Complete step-by-step answer:

We know that the general equation of the circle is ${x^2} + {y^2} + 2gx + 2fy + c = 0$ , with centre ( -g,-f )
On comparing ${x^2} + {y^2} - 8x - 12y + 15 = 0$ with ${x^2} + {y^2} + 2gx + 2fy + c = 0$, we get
2gx = -8x
$\Rightarrow$ g = -4
And 2fy = -12y
$\Rightarrow$ f = -6
Thus centre of the required circle is (4,6)

Distance between (4,6) and (5,4)
$\sqrt {{{\left( {5 - 4} \right)}^2} + {{\left( {4 - 6} \right)}^2}} \\\ = \sqrt {1 + 4} \\\ = \sqrt 5 \\\$
Thus the radius of the required circle = $\sqrt 5$
Hence, equation of the required circle is
${\left( {x - h} \right)^2} + {\left( {y - k} \right)^2} = radiu{s^2}$ ( since h, k is the centre )
${\left( {x - 4} \right)^2} + {\left( {y - 6} \right)^2} = {\sqrt 5 ^2} \\\ \Rightarrow {x^2} + 16 - 8x + {y^2} + 36 - 12y = 5 \\\ \Rightarrow {x^2} + {y^2} - 8x - 12y + 47 = 0 \\\$

Note: Remember to recall the properties and general equation of a circle and the fact that concentric circles have a common centre while solving this type of question.
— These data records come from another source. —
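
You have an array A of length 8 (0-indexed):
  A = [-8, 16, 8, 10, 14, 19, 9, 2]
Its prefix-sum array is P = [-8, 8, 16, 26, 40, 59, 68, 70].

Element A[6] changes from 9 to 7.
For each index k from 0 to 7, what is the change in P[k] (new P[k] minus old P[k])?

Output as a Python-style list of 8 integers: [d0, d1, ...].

Answer: [0, 0, 0, 0, 0, 0, -2, -2]

Derivation:
Element change: A[6] 9 -> 7, delta = -2
For k < 6: P[k] unchanged, delta_P[k] = 0
For k >= 6: P[k] shifts by exactly -2
Delta array: [0, 0, 0, 0, 0, 0, -2, -2]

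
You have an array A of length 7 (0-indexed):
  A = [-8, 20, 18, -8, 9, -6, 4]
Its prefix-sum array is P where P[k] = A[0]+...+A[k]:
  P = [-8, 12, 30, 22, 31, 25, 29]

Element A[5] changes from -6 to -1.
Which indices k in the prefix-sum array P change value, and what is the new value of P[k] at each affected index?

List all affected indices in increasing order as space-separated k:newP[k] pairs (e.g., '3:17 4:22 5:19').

P[k] = A[0] + ... + A[k]
P[k] includes A[5] iff k >= 5
Affected indices: 5, 6, ..., 6; delta = 5
  P[5]: 25 + 5 = 30
  P[6]: 29 + 5 = 34

Answer: 5:30 6:34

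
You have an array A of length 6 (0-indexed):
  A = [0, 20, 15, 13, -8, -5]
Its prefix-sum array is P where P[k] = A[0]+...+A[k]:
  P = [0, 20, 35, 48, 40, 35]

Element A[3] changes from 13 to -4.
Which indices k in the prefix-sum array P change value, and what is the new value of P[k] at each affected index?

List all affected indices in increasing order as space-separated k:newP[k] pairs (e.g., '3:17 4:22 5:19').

Answer: 3:31 4:23 5:18

Derivation:
P[k] = A[0] + ... + A[k]
P[k] includes A[3] iff k >= 3
Affected indices: 3, 4, ..., 5; delta = -17
  P[3]: 48 + -17 = 31
  P[4]: 40 + -17 = 23
  P[5]: 35 + -17 = 18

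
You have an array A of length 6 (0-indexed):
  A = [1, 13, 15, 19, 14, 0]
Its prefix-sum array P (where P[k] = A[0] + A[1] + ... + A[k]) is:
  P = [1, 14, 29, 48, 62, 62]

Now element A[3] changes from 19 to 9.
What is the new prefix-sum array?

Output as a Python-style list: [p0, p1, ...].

Change: A[3] 19 -> 9, delta = -10
P[k] for k < 3: unchanged (A[3] not included)
P[k] for k >= 3: shift by delta = -10
  P[0] = 1 + 0 = 1
  P[1] = 14 + 0 = 14
  P[2] = 29 + 0 = 29
  P[3] = 48 + -10 = 38
  P[4] = 62 + -10 = 52
  P[5] = 62 + -10 = 52

Answer: [1, 14, 29, 38, 52, 52]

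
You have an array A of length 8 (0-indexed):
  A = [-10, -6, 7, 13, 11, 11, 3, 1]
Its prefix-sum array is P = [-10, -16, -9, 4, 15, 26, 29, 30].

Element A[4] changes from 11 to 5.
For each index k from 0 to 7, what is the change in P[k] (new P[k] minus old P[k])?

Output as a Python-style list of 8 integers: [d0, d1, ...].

Element change: A[4] 11 -> 5, delta = -6
For k < 4: P[k] unchanged, delta_P[k] = 0
For k >= 4: P[k] shifts by exactly -6
Delta array: [0, 0, 0, 0, -6, -6, -6, -6]

Answer: [0, 0, 0, 0, -6, -6, -6, -6]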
We can also check for the equation of the circle by putting the values (5,4) on the final equation. Also note that both equations of circle is used while solving the question which are and ${x^2} + {y^2} + 2gx + 2fy + c = 0$and ${\left( {x - h} \right)^2} + {\left( {y - k} \right)^2} = radiu{s^2}$.